Oldham Housing Strategy: The "Oldham Code" as Key for a Higher Standard of Energy Efficiency and Carbon Performance for New Homes

Oldham’s Housing Strategy was approved by full council in July 2019.  The Strategy and underpinning delivery plan mark a significant change how the Council, partners and residents think about, organise for and take decisions and action on housing over the coming years.

A key aim of the strategy is to provide support to improve people’s lives by improving the condition of homes and making them affordable to heat.

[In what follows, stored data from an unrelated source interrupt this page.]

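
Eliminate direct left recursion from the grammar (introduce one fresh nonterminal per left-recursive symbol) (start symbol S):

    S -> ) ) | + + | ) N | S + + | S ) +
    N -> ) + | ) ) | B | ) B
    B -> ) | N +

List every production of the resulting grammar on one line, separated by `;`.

S is directly left-recursive.
For S: α = {+ +, ) +}, β = {) ), + +, ) N}. Rewrite as S → β S' and S' → α S' | ε.

S -> ) ) S' | + + S' | ) N S'; N -> ) + | ) ) | B | ) B; B -> ) | N +; S' -> + + S' | ) + S' | ε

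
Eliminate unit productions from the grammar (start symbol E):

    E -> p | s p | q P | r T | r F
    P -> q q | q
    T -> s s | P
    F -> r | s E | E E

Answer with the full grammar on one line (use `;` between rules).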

This links directly into the Council’s Climate Change Strategy to reduce carbon emissions from domestic homes.    

Oldham has an ambition to develop an ‘Oldham Code’ for new build homes, to achieve a higher standard of energy efficiency and carbon performance, particularly where these new homes are built on Council-owned land.  

RED WoLF is an integral part of the pilot work we do to provide the Oldham Code and will inform our approach to development viability and will also help work across Greater Manchester to meet the Greater Manchester zero-carbon targets (Greater Manchester plans to be carbon neutral by 2038).

 

UK Government launched a consultation on a new Future Homes Standard (FHS)

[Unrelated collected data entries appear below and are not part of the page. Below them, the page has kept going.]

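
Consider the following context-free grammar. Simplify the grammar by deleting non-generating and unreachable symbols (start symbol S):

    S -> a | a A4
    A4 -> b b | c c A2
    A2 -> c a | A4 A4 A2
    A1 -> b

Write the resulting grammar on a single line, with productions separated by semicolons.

Generating nonterminals: {A1, A2, A4, S}.
Reachable from S after that: {A2, A4, S}.
Removed useless symbols: {A1} and every production mentioning them.

S -> a | a A4; A4 -> b b | c c A2; A2 -> c a | A4 A4 A2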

At the beginning of October 2019, the UK Government launched a consultation on a new Future Homes Standard (FHS) that will be introduced in 2025 to create “world-leading energy efficiency standards”. Interim regulations for the Future Homes Standard will be introduced from 2020. The consultation will shape building regulations that will come into by the end of 2020.

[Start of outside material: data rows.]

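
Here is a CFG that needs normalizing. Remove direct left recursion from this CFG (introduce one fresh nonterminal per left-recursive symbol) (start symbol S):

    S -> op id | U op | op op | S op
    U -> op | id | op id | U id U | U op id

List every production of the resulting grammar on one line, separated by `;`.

Directly left-recursive nonterminals: S, U.
For S: α = {op}, β = {op id, U op, op op}. Rewrite as S → β S' and S' → α S' | ε.
For U: α = {id U, op id}, β = {op, id, op id}. Rewrite as U → β U' and U' → α U' | ε.

S -> op id S' | U op S' | op op S'; U -> op U' | id U' | op id U'; S' -> op S' | ε; U' -> id U U' | op id U' | ε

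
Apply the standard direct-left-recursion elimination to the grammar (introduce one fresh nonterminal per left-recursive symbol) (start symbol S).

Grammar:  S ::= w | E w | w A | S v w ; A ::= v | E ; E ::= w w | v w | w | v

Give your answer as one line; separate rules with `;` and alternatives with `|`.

Left recursion appears on S.
For S: α = {v w}, β = {w, E w, w A}. Rewrite as S → β S' and S' → α S' | ε.

S ::= w S' | E w S' | w A S'; A ::= v | E; E ::= w w | v w | w | v; S' ::= v w S' | eps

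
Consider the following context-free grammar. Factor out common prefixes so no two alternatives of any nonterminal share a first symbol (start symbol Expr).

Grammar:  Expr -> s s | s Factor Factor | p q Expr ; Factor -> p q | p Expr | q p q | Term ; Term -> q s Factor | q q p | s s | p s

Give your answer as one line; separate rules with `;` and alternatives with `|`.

Expr has alternatives sharing prefix 's': factor to Expr → s Expr1 with Expr1 → s | Factor Factor.
Factor has alternatives sharing prefix 'p': factor to Factor → p Factor1 with Factor1 → q | Expr.
Term has alternatives sharing prefix 'q': factor to Term → q Term1 with Term1 → s Factor | q p.

Expr -> p q Expr | s Expr1; Factor -> q p q | Term | p Factor1; Term -> s s | p s | q Term1; Expr1 -> s | Factor Factor; Factor1 -> q | Expr; Term1 -> s Factor | q p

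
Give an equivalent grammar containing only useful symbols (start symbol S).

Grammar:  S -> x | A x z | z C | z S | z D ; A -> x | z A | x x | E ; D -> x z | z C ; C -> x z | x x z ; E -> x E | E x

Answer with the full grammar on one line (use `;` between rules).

S -> x | A x z | z C | z S | z D; A -> x | z A | x x; D -> x z | z C; C -> x z | x x z

Generating nonterminals: {A, C, D, S}.
Reachable from S after that: {A, C, D, S}.
Removed useless symbols: {E} and every production mentioning them.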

The Government has proposed that every new home should “typically have triple glazing and standards for walls, floors and roofs that significantly limit any heat loss”. Additional carbon-saving methods could also be delivered through heat pumps, heat networks and direct electric heating.

The RED WoLF project will be able to feed directly into the development of the Future Homes Standard, and help developers to meet the new obligations.

The Greater Manchester Spatial Framework, the plan for the development of the city region up to 2035, also includes a requirement for all new buildings to be ‘carbon neutral’ by 2028.